The snow had not yet begun to fall over the foreign kingdom, yet the air already felt colder the moment he crossed the gates. Soldiers and servants froze as he passed, some whispering, others staring, uncertain whether to fear him, respect him, or pity the woman who had been promised to him so long ago.
He dismounted with deliberate calm, his boots striking the marble courtyard with a sharp, echoing click. For a moment, he simply stood still, letting his gaze sweep across the gilded towers and sunlit banners so bright, so warm, so painfully unlike the mountains he had come from. The marriage pact had been signed when you were both children, long before your kingdom betrayed you, before your crown was stolen, before your heart had chosen someone else. And yet the pact endured, unbroken, binding you to a man you had not seen in over a decade.

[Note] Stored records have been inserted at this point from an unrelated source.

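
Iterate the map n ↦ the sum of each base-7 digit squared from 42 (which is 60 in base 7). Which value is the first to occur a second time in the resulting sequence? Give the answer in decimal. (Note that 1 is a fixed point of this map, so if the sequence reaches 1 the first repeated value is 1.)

42 = (6,0)_7 → 6² + 0² = 36 + 0 = 36
36 = (5,1)_7 → 5² + 1² = 25 + 1 = 26
26 = (3,5)_7 → 3² + 5² = 9 + 25 = 34
34 = (4,6)_7 → 4² + 6² = 16 + 36 = 52
52 = (1,0,3)_7 → 1² + 0² + 3² = 1 + 0 + 9 = 10
10 = (1,3)_7 → 1² + 3² = 1 + 9 = 10  — 10 already appeared earlier.

10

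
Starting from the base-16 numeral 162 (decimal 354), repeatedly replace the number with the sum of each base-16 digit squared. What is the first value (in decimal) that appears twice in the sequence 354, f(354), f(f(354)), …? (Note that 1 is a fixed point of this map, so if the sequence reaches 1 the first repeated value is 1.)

354 = (1,6,2)_16 → 1² + 6² + 2² = 41
41 = (2,9)_16 → 2² + 9² = 85
85 = (5,5)_16 → 5² + 5² = 50
50 = (3,2)_16 → 3² + 2² = 13
13 = (13)_16 → 13² = 169
169 = (10,9)_16 → 10² + 9² = 181
181 = (11,5)_16 → 11² + 5² = 146
146 = (9,2)_16 → 9² + 2² = 85  — 85 already appeared earlier.

85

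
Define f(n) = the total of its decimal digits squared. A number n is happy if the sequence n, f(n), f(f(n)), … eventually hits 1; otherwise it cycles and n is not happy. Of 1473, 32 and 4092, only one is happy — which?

32

1473: 1473 → 75 → 74 → 65 → 61 → 37 → 58 → 89 → 145 → 42 → 20 → 4 → 16 → 37  — repeats 37 (not happy)
32: 32 → 13 → 10 → 1  — reaches 1 (happy)
4092: 4092 → 101 → 2 → 4 → 16 → 37 → 58 → 89 → 145 → 42 → 20 → 4  — repeats 4 (not happy)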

Theron had not come for love, he came because duty demanded it. And still, duty could not quiet the ache in his chest when he thought of everything you had lost.
A servant rushed down the hallway toward him, breathless and anxious. “Your Highness… she’s still in the council chamber. She refuses to leave until the meeting is over.”

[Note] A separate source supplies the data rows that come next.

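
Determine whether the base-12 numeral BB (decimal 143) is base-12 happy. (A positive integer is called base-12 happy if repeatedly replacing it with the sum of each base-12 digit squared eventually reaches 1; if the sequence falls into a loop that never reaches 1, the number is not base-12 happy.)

not base-12 happy

143 = (11,11)_12 → 11² + 11² = 242
242 = (1,8,2)_12 → 1² + 8² + 2² = 69
69 = (5,9)_12 → 5² + 9² = 106
106 = (8,10)_12 → 8² + 10² = 164
164 = (1,1,8)_12 → 1² + 1² + 8² = 66
66 = (5,6)_12 → 5² + 6² = 61
61 = (5,1)_12 → 5² + 1² = 26
26 = (2,2)_12 → 2² + 2² = 8
8 = (8)_12 → 8² = 64
64 = (5,4)_12 → 5² + 4² = 41
41 = (3,5)_12 → 3² + 5² = 34
34 = (2,10)_12 → 2² + 10² = 104
104 = (8,8)_12 → 8² + 8² = 128
128 = (10,8)_12 → 10² + 8² = 164  — 164 already seen; the sequence cycles without reaching 1.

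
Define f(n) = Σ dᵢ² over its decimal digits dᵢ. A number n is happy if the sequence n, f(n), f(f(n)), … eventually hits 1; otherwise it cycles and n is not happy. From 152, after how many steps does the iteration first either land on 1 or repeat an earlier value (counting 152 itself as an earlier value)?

152 → 1² + 5² + 2² = 30
30 → 3² + 0² = 9
9 → 9² = 81
81 → 8² + 1² = 65
65 → 6² + 5² = 61
61 → 6² + 1² = 37
37 → 3² + 7² = 58
58 → 5² + 8² = 89
89 → 8² + 9² = 145
145 → 1² + 4² + 5² = 42
42 → 4² + 2² = 20
20 → 2² + 0² = 4
4 → 4² = 16
16 → 1² + 6² = 37  — 37 repeats.
That took 14 steps.

14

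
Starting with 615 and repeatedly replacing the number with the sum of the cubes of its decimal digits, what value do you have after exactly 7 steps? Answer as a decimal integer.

615 → 6³ + 1³ + 5³ = 216 + 1 + 125 = 342
342 → 3³ + 4³ + 2³ = 27 + 64 + 8 = 99
99 → 9³ + 9³ = 729 + 729 = 1458
1458 → 1³ + 4³ + 5³ + 8³ = 1 + 64 + 125 + 512 = 702
702 → 7³ + 0³ + 2³ = 343 + 0 + 8 = 351
351 → 3³ + 5³ + 1³ = 27 + 125 + 1 = 153
153 → 1³ + 5³ + 3³ = 1 + 125 + 27 = 153

153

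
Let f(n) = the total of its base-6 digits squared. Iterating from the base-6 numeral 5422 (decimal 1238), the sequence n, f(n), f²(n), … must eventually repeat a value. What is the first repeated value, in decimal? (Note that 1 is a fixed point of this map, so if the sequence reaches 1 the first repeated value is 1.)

1

1238 = (5,4,2,2)_6 → 5² + 4² + 2² + 2² = 25 + 16 + 4 + 4 = 49
49 = (1,2,1)_6 → 1² + 2² + 1² = 1 + 4 + 1 = 6
6 = (1,0)_6 → 1² + 0² = 1 + 0 = 1  — reached the fixed point 1.
1 → 1, so 1 is the first repeated value.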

A faint flicker of amusement touched Theron’s eyes. “Of course she does.”
He turned toward the chamber and pushed the doors open just enough to see you standing at the center of the room, surrounded by men who barely deserved your voice. For a moment, he simply watched. The sharpness in your tone, the steadiness of your posture, the quiet ache woven into every word stirred something deep and instinctive within him.
Then he stepped forward, conversations died mid-sentence, every gaze snapped toward him and the tension in the room tightened like a drawn bowstring.
“You,” he said softly, his first word to you in twelve long years, carrying weight, reverence, and certainty. “It is time.”